I am unable to solve the following question

Q: How many words beginning with vowels can be formed with the letters of the word EQUATION (source : BSC)

Akanshka,

EQUATION is an eight letter word and all the vowels of alphabets are in the word itself (a,e,i,o&u)

A vowel should be in first position so 5 vowels for one position can be selected in 5 ways

in rest of the positions any of the 7 letters can be filled so 7!

5×7!=25,200

Correct me if I am wrong.

It a eight letters words..

8!=8*7*6*5*4*3*2*1=40320

Yes,miss priya is right…because it should begin with vowel tht was the question only .

I am not sure but mosy probably the answer shud be 4C1 * 7!

Becoz there are 4 vowels and any vowel can be selcetd in 4C1 ways and after that there are 7 vacant spaces and 7 letters which can be arranged among themselves in 7! ways.

Thank u CS … now i got it …. bt vowels here are 5 (A,E,I,O,U)

so I guess it should be 5C1 * 7!

But in question it has not been mentioned that it should a 8 letter word only. So in my opinion it can be even 2 letter or 3 or 4 or 5 or 6 or 7 letter word also..

This is not a committee problem question….diffrent consonant make diffrent words so you should not divide here.

i agree..pleaase any one clear this doubt

Very helpful, thank you very much.

Sir Please check case 3 “RECUPERATE”… i think you unintentionally ignored the letter “T” for the calculation.

or i think need to change just the letter “E” with “T”..

how can i calculate 10*9*8*7*6*5*4*3*2*1=?

in less time?

Dear Friend U cannot get any shortcuts / tricks to solve continuous multiplication of numbers which are in decreasing order. U have to multiply it fully. Solving a problem may have some shortcuts but the basic numerical operations do not have…….

?

calculate once and memorise it and remember it for life long.. lol…. its a silly question.. if u want use tyra book for speed calculations..

EXCELLENTLY EXPLAINED…..NOW ITS AN INFINITESIMAL PIECE OF CAKE

in how many ways the letters of the word ” successful” can be organised so that all ‘ s ‘ remains together u?

plz help to solve this question

in how many ways the letters of the word ” successful” can be organised so that all ‘ s ‘ remains together ?

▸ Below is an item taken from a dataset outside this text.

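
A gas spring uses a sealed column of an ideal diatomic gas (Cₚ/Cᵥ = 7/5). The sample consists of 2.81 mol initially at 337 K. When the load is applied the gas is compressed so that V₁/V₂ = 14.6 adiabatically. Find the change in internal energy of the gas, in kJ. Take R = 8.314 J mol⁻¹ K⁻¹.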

plz help me to solve this question

count all s as 1 alphabet only so in total there will be 8 alphabets. Ways to arrange 8 alphabets is 8! now as there are 2 c so we need to divide by 2!

so ans is 8!/2!

there are 2 c and 2 u……..i think ans will be (8! / 2!x2!)

I feel it should be 8*7! ways, please let me know if this is not right answer.

How many ways can the letter 06 the word NINETEEN rearranged?

Yaar aap tho jadugar ho

two consecutive vowels are taken at random from english alphabets, the probability that they are both consonants is ?

in how many ways can two balls be selected from a bag containing 1 red, 2 identical white and 3 identical pink balls?

what ll be its ane. mrunal?

acc. to me it shld b 6C2, but in book its 5.

pliz correct me where i m wrong.

thankw

Answer 5 is corect .

Solve this by taking cases:

Red White Pink Total

1 1 0 2

1 0 1 2

0 2 0 2

0 0 2 2

0 1 1 2

This is the answer because the balls (white and pink) are idential.

sujit: can u deduce the answer iin terms of formula since it is not posiible to write all the combinations everytime

How many diffirent ways can 3 red,4 yellow, and 2 blue bulbs be arranged in a string of christmas tree light with 9 socket?

शब्द “SUCCESSFUL” के अक्षरों को कितने विभिन्न तरीके से व्यवस्थित कर सकते है कि सभी ‘S’ एक साथ रहे?

sir ,.. please give me solution…………//

the number of ways of HOTEL can rearrange so that vowels come together?

in word SUCCESS how many arrangements so words always started with S..

nice explanation…!! sir…

Hello, I have a question.

How many different words can be formed from letters of the word “MINIMUM” when all M’s NEVER come together ?

Hi,

The question asks about words beginning with vowels. So in this word there are five vowels A,E,I,O,U.

SO in the first position we will keep a vowel and so there would be a total of five cases as we have five vowels:

A_ _ _ _ _ _ _: now for this 7 blanks we have to find arrangements which will be 7*6*5*4*3*2*1 which is 7!.

Similarly for words beginning with other vowels namely E,I,O,U we would have same result so we would have 5*7!.

In how many ways letter of the word LATTER be arranged in which E never comes before A?

Find the number of arrangements that can be made by taking 4 letters from the word ENTRANCE?

How many four-letter arrangements are there of the letters in the word SUCCEED. The answer is 270 but I don’t know how to calculate and apply the methods? Please help! Thanks in advance

Sorry another one I am stuck on:

Q. A new Pizza parlour offers 5 toppings, 3 pizza sizes to choose from. The owner wants to name the restaurant Pizza2000 to indicate all the different type of pizza that can be made. She increases the number of options to include three different cheeses, of which you can choose one, two or three. If the owner wants to offer more then 2000 possible pizzas, how many toppings choices must she make available?

The answer is 7 but I don’t know what formula to apply. Please help, thanks in advance!

In how many ways can the letter in the word SURPRISE be arranged?